Im Kapitel III und soeben haben wir gesehen, daß die Alliierten den Vatikan im Herbst 1942 bedrängten, ob er irgendwelche Informationen habe, die die Vernichtungsbehauptungen von Rabbi Wise und einigen anderen vor einigen Monaten bestätigen würden, und daß der Vatikan keine solche Information hatte. Während Papst Pius und sein Staatssekretär Luigi Kardinal Maglione zweifellos Greuelpropaganda rochen, als sie solche Geschichten hörten, zeigt das Vatikan-Material, daß sie sich schließlich etwas bemühten, nachforschend in die Materie einzudringen. Auch der päpstliche Nuntius in Italien, Msgr. Francesco Borgongini-Duca traf am 10. November 1942 mit Guido Buffarini, Unterstaatssekretär im italienischen Innenministerium, zusammen, um die allgemeine militärische und politische Lage zu besprechen.
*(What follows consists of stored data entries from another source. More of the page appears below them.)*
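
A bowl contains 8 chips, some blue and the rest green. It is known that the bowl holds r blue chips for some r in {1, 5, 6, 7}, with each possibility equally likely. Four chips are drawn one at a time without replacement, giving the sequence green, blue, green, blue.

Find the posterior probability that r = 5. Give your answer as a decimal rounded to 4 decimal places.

For each hypothesis, P(data | H) works out to: P(data | r = 1) = (7/8)(1/7)(6/6)(0/5) = 0; P(data | r = 5) = (3/8)(5/7)(2/6)(4/5) = 1/14; P(data | r = 6) = (2/8)(6/7)(1/6)(5/5) = 1/28; P(data | r = 7) = (1/8)(7/7)(0/6) = 0.
The prior-weighted likelihoods are 1/4 · 0 = 0, 1/4 · 1/14 = 1/56, 1/4 · 1/28 = 1/112, 1/4 · 0 = 0; summing to 3/112.
Therefore the posterior P(r = 5 | data) = (1/56) / (3/112) = 2/3.

0.6667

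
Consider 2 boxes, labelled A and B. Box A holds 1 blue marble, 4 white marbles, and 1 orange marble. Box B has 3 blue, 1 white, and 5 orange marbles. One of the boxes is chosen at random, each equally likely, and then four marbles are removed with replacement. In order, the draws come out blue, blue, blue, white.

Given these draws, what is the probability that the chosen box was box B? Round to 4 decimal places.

Under each hypothesis, the probability of the observed sequence is: P(data | box A) = (1/6)(1/6)(1/6)(4/6) = 0.0030864; P(data | box B) = (3/9)(3/9)(3/9)(1/9) = 0.0041152.
Weighting by the prior gives 1/2 · 0.0030864 = 0.0015432, 1/2 · 0.0041152 = 0.0020576; these sum to 0.0036008.
Therefore the posterior P(box B | data) = (0.0020576) / (0.0036008) = 0.57143.

0.5714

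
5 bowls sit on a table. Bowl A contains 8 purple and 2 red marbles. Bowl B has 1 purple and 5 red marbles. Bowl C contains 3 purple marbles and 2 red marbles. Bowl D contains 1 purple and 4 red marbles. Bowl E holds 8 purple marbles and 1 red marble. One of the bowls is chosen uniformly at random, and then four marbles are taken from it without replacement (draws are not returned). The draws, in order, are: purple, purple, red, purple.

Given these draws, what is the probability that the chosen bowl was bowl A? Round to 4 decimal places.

0.3871

The likelihood of the observed sequence under each hypothesis: P(data | bowl A) = (8/10)(7/9)(2/8)(6/7) = 2/15; P(data | bowl B) = (1/6)(0/5) = 0; P(data | bowl C) = (3/5)(2/4)(2/3)(1/2) = 1/10; P(data | bowl D) = (1/5)(0/4) = 0; P(data | bowl E) = (8/9)(7/8)(1/7)(6/6) = 1/9.
The prior-weighted likelihoods are 1/5 · 2/15 = 2/75, 1/5 · 0 = 0, 1/5 · 1/10 = 1/50, 1/5 · 0 = 0, 1/5 · 1/9 = 1/45; these sum to 31/450.
By Bayes' rule, P(bowl A | data) = (2/75) / (31/450) = 12/31.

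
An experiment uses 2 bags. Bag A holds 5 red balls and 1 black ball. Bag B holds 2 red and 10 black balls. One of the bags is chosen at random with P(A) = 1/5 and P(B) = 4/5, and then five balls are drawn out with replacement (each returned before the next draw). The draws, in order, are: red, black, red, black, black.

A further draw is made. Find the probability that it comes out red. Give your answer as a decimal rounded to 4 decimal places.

The likelihood of the observed sequence under each hypothesis: P(data | bag A) = (5/6)(1/6)(5/6)(1/6)(1/6) = 0.003215; P(data | bag B) = (2/12)(10/12)(2/12)(10/12)(10/12) = 0.016075.
The prior-weighted likelihoods are 1/5 · 0.003215 = 0.000643, 4/5 · 0.016075 = 0.01286; these sum to 0.013503.
The posterior is then P(bag A | data) = 0.047619, P(bag B | data) = 0.95238.
Averaging over the posterior, P(red next | data) = (5/6)(0.047619) + (1/6)(0.95238) = 0.19841.

0.1984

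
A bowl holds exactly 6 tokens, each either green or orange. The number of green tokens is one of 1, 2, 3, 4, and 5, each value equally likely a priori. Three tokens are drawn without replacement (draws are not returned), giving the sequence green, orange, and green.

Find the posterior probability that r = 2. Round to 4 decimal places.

Compute the likelihood of the observed sequence for each case: P(data | r = 1) = (1/6)(5/5)(0/4) = 0; P(data | r = 2) = (2/6)(4/5)(1/4) = 1/15; P(data | r = 3) = (3/6)(3/5)(2/4) = 3/20; P(data | r = 4) = (4/6)(2/5)(3/4) = 1/5; P(data | r = 5) = (5/6)(1/5)(4/4) = 1/6.
Multiplying each by its prior: 1/5 · 0 = 0, 1/5 · 1/15 = 1/75, 1/5 · 3/20 = 3/100, 1/5 · 1/5 = 1/25, 1/5 · 1/6 = 1/30; these sum to 7/60.
So P(r = 2 | data) = (1/75) / (7/60) = 4/35.

0.1143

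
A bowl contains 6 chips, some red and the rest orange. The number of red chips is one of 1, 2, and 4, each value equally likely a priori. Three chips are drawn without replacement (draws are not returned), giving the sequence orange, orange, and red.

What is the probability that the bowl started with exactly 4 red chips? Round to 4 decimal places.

0.1538

Compute the likelihood of the observed sequence for each case: P(data | r = 1) = (5/6)(4/5)(1/4) = 1/6; P(data | r = 2) = (4/6)(3/5)(2/4) = 1/5; P(data | r = 4) = (2/6)(1/5)(4/4) = 1/15.
Multiplying each by its prior: 1/3 · 1/6 = 1/18, 1/3 · 1/5 = 1/15, 1/3 · 1/15 = 1/45; these sum to 13/90.
Therefore the posterior P(r = 4 | data) = (1/45) / (13/90) = 2/13.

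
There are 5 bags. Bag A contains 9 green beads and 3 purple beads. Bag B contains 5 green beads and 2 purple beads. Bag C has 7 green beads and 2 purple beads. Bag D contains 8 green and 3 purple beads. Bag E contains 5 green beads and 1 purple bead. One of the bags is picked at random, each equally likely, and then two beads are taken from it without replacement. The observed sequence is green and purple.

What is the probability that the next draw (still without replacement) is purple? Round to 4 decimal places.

0.1613

Under each hypothesis, the probability of the observed sequence is: P(data | bag A) = (9/12)(3/11) = 0.20455; P(data | bag B) = (5/7)(2/6) = 0.2381; P(data | bag C) = (7/9)(2/8) = 0.19444; P(data | bag D) = (8/11)(3/10) = 0.21818; P(data | bag E) = (5/6)(1/5) = 0.16667.
Weighting by the prior gives 1/5 · 0.20455 = 0.040909, 1/5 · 0.2381 = 0.047619, 1/5 · 0.19444 = 0.038889, 1/5 · 0.21818 = 0.043636, 1/5 · 0.16667 = 0.033333; with total 0.20439.
Dividing through by the total gives posterior P(bag A | data) = 0.20016, P(bag B | data) = 0.23299, P(bag C | data) = 0.19027, P(bag D | data) = 0.2135, P(bag E | data) = 0.16309.
So P(purple next | data) = Σ P(purple next | H) P(H | data) = (1/5)(0.20016) + (1/5)(0.23299) + (1/7)(0.19027) + (2/9)(0.2135) + (0)(0.16309) = 0.16125.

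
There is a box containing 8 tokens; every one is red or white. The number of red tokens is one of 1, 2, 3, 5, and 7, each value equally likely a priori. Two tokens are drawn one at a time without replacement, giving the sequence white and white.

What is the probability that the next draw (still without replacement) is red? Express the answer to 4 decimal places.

0.3265

Compute the likelihood of the observed sequence for each case: P(data | r = 1) = (7/8)(6/7) = 3/4; P(data | r = 2) = (6/8)(5/7) = 15/28; P(data | r = 3) = (5/8)(4/7) = 5/14; P(data | r = 5) = (3/8)(2/7) = 3/28; P(data | r = 7) = (1/8)(0/7) = 0.
Multiplying each by its prior: 1/5 · 3/4 = 3/20, 1/5 · 15/28 = 3/28, 1/5 · 5/14 = 1/14, 1/5 · 3/28 = 3/140, 1/5 · 0 = 0; with total 7/20.
Dividing through by the total gives posterior P(r = 1 | data) = 3/7, P(r = 2 | data) = 15/49, P(r = 3 | data) = 10/49, P(r = 5 | data) = 3/49, P(r = 7 | data) = 0.
Averaging over the posterior, P(red next | data) = (1/6)(3/7) + (1/3)(15/49) + (1/2)(10/49) + (5/6)(3/49) = 16/49.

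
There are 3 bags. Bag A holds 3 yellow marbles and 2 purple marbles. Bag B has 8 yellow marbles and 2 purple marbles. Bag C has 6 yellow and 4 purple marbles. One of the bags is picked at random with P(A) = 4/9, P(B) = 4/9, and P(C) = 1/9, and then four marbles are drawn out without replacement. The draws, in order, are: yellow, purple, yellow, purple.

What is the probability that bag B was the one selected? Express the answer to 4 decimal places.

Under each hypothesis, the probability of the observed sequence is: P(data | bag A) = (3/5)(2/4)(2/3)(1/2) = 0.1; P(data | bag B) = (8/10)(2/9)(7/8)(1/7) = 0.022222; P(data | bag C) = (6/10)(4/9)(5/8)(3/7) = 0.071429.
Weighting by the prior gives 4/9 · 0.1 = 0.044444, 4/9 · 0.022222 = 0.0098765, 1/9 · 0.071429 = 0.0079365; summing to 0.062257.
Hence P(bag B | data) = (0.0098765) / (0.062257) = 0.15864.

0.1586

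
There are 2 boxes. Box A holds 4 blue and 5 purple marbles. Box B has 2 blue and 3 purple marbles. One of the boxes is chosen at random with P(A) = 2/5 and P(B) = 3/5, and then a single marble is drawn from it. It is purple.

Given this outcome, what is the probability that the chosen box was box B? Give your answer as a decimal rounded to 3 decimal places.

Compute the likelihood of this draw for each case: P(data | box A) = (5/9) = 5/9; P(data | box B) = (3/5) = 3/5.
The prior-weighted likelihoods are 2/5 · 5/9 = 2/9, 3/5 · 3/5 = 9/25; summing to 131/225.
Therefore the posterior P(box B | data) = (9/25) / (131/225) = 81/131.

0.618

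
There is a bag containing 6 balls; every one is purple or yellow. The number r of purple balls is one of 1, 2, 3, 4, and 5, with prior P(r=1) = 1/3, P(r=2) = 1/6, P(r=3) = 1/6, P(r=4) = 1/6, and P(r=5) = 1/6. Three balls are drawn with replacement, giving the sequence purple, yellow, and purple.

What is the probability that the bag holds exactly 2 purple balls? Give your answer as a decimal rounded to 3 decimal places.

0.145

Under each hypothesis, the probability of the observed sequence is: P(data | r = 1) = (1/6)(5/6)(1/6) = 0.023148; P(data | r = 2) = (2/6)(4/6)(2/6) = 0.074074; P(data | r = 3) = (3/6)(3/6)(3/6) = 0.125; P(data | r = 4) = (4/6)(2/6)(4/6) = 0.14815; P(data | r = 5) = (5/6)(1/6)(5/6) = 0.11574.
Multiplying each by its prior: 1/3 · 0.023148 = 0.007716, 1/6 · 0.074074 = 0.012346, 1/6 · 0.125 = 0.020833, 1/6 · 0.14815 = 0.024691, 1/6 · 0.11574 = 0.01929; summing to 0.084877.
Therefore the posterior P(r = 2 | data) = (0.012346) / (0.084877) = 0.14545.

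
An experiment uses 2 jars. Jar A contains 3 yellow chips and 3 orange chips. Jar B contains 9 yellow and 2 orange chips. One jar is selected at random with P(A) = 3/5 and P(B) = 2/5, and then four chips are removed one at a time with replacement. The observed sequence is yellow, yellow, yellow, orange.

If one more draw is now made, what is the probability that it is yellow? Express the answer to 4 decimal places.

0.6639

Under each hypothesis, the probability of the observed sequence is: P(data | jar A) = (3/6)(3/6)(3/6)(3/6) = 0.0625; P(data | jar B) = (9/11)(9/11)(9/11)(2/11) = 0.099583.
Weighting by the prior gives 3/5 · 0.0625 = 0.0375, 2/5 · 0.099583 = 0.039833; summing to 0.077333.
Dividing through by the total gives posterior P(jar A | data) = 0.48491, P(jar B | data) = 0.51509.
So P(yellow next | data) = Σ P(yellow next | H) P(H | data) = (1/2)(0.48491) + (9/11)(0.51509) = 0.66389.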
Die Situation der Juden wurde diskutiert und Borgongini-Duca berichtet Maglione : [7]

Dann sprach er zu mir im Hinblick auf die Rede Hitlers (in München am 8. November), und nachdem ich ihn gefragt hatte, wenn auch in Anspielungen auf Vergeltungsmaßnahmen, ob sie Erstickungsgas anzuwenden beabsichtigen, antwortete er mir entschieden zweimal "nein".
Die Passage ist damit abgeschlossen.